Can you blow a PC speaker with a Linux kernel module?

Sometimes you come across a story that’s equally weird and delightful, and this is definitely one of them. Oleksandr Natalenko posted a link on Mastodon to a curious email sent to the Linux Kernel Mailing List, which apparently gets sent to the LKML every single year. The message is very straightforward.

Is it possible to write a kernel module which, when loaded, will blow the PC speaker?

↫ R.F. Burns on the LKML

Since this gets sent every year, it’s most likely some automated thing that’s more of a joke than a real request at this point. However, originally, there was a real historical reason behind the inquiry, as Schlemihl Schalmeier on Mastodon points out. They link to the original rationale behind the request, posted to the LKML after the request was first made, all the way back in 2007.

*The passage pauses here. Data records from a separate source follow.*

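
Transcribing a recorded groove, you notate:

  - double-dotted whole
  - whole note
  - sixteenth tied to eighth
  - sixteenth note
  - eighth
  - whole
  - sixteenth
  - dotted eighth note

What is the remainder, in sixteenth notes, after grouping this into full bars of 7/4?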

At the time, the author was helping a small school system manage a number of Linux workstations, and the students there were abusing the sound cards on those workstations for shenanigans. They addressed this by only allowing users with root privileges access to the sound devices. However, kids are smart, and they started abusing the PC speaker instead, and even unloading the PC speaker kernel module didn’t help because the kids found ways to abuse the PC speaker outside of the operating system (the BIOS maybe? I have no idea).

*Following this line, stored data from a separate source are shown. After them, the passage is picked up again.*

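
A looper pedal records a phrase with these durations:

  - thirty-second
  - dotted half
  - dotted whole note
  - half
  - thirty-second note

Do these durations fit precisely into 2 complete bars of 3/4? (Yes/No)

One bar of 3/4 = 24 thirty-second notes, so 2 bars = 48.
In thirty-second notes: thirty-second = 1; dotted half = 24; dotted whole note = 48; half = 16; thirty-second note = 1.
Adding: 1 + 24 + 48 + 16 + 1 = 90.
90 exceeds 48, so the answer is No.

No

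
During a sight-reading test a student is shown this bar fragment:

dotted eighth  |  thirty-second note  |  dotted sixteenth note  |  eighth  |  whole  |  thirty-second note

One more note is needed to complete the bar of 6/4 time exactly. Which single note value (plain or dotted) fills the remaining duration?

The bar of 6/4 = 48 thirty-second notes.
Each duration in thirty-second notes: dotted eighth = 6; thirty-second note = 1; dotted sixteenth note = 3; eighth = 4; whole = 32; thirty-second note = 1.
Altogether 6 + 1 + 3 + 4 + 32 + 1 = 47.
Remaining: 48 − 47 = 1 thirty-second note, which is a thirty-second note.

thirty-second note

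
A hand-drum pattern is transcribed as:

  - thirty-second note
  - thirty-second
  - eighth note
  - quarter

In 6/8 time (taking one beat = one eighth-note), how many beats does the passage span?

3.5

One eighth-note beat = 4 thirty-second notes.
Convert each value to thirty-second notes: thirty-second note = 1; thirty-second = 1; eighth note = 4; quarter = 8.
Sum: 1 + 1 + 4 + 8 = 14.
14 ÷ 4 = 3.5 beats.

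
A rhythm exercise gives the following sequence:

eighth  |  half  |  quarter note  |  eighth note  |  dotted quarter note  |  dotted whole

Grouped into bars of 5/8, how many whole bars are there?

One bar of 5/8 = 5 eighth notes.
Working in eighth notes: eighth = 1; half = 4; quarter note = 2; eighth note = 1; dotted quarter note = 3; dotted whole = 12.
Sum: 1 + 4 + 2 + 1 + 3 + 12 = 23.
23 ÷ 5 = 4 complete bars with 3 left over.

4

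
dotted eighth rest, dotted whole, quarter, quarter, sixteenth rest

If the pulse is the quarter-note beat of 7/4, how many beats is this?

One quarter-note beat = 4 sixteenth notes.
Express everything in sixteenth notes: dotted eighth rest = 3; dotted whole = 24; quarter = 4; quarter = 4; sixteenth rest = 1.
Adding: 3 + 24 + 4 + 4 + 1 = 36.
36 ÷ 4 = 9 beats.

9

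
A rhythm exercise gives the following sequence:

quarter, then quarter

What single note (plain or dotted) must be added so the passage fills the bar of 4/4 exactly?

half note

The bar of 4/4 = 4 quarter notes.
Working in quarter notes: quarter = 1; quarter = 1.
Altogether 1 + 1 = 2.
Remaining: 4 − 2 = 2 quarter notes, which is a half note.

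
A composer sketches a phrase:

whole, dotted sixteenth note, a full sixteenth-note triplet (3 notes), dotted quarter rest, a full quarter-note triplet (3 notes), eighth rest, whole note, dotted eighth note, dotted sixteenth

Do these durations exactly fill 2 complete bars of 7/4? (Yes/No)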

And so, the author notes, the school system wanted them to remove the PC speakers entirely, but this would be a very fiddly and time-consuming effort, since there were a lot of PCs, and of course, this would all have to be done on-site – unlike the earlier solutions which could all be done remotely.

So, the idea was raised about seeing if there was a way to blow the PC speaker by loading a kernel module.  If so, a mass-deployment of a kernel module overnight would take care of the PC speaker problem once and for all.

↫ R.F. Burns on the LKML

So, that’s the original story behind the request. It’s honestly kind of ingenious, and it made me wonder if the author got a useful reply on the LKML, and if such a kernel module was ever created. The original thread didn’t seem particularly conclusive to me, and the later yearly instances of the request don’t seem to yield much either. It seems unlikely to me this is possible at all.

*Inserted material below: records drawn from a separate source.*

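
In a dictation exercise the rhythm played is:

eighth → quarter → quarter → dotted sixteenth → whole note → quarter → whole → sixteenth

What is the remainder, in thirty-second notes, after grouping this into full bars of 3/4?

1

One bar of 3/4 = 24 thirty-second notes.
In thirty-second notes: eighth = 4; quarter = 8; quarter = 8; dotted sixteenth = 3; whole note = 32; quarter = 8; whole = 32; sixteenth = 2.
Adding: 4 + 8 + 8 + 3 + 32 + 8 + 32 + 2 = 97.
97 ÷ 24 = 4 complete bars with 1 thirty-second note remaining.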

Regardless, this is a very weird bit of Linux kernel lore, and I’d love to know if there’s more going on. Various parts of the original rationale seem dubious to me, such as the handwavy thing about abusing the PC speaker outside of the operating system, and what does “abusing” the PC speaker even mean in the first place?

As Natalenko notes, it seems there’s more to this story, and I’d love to find out what it is.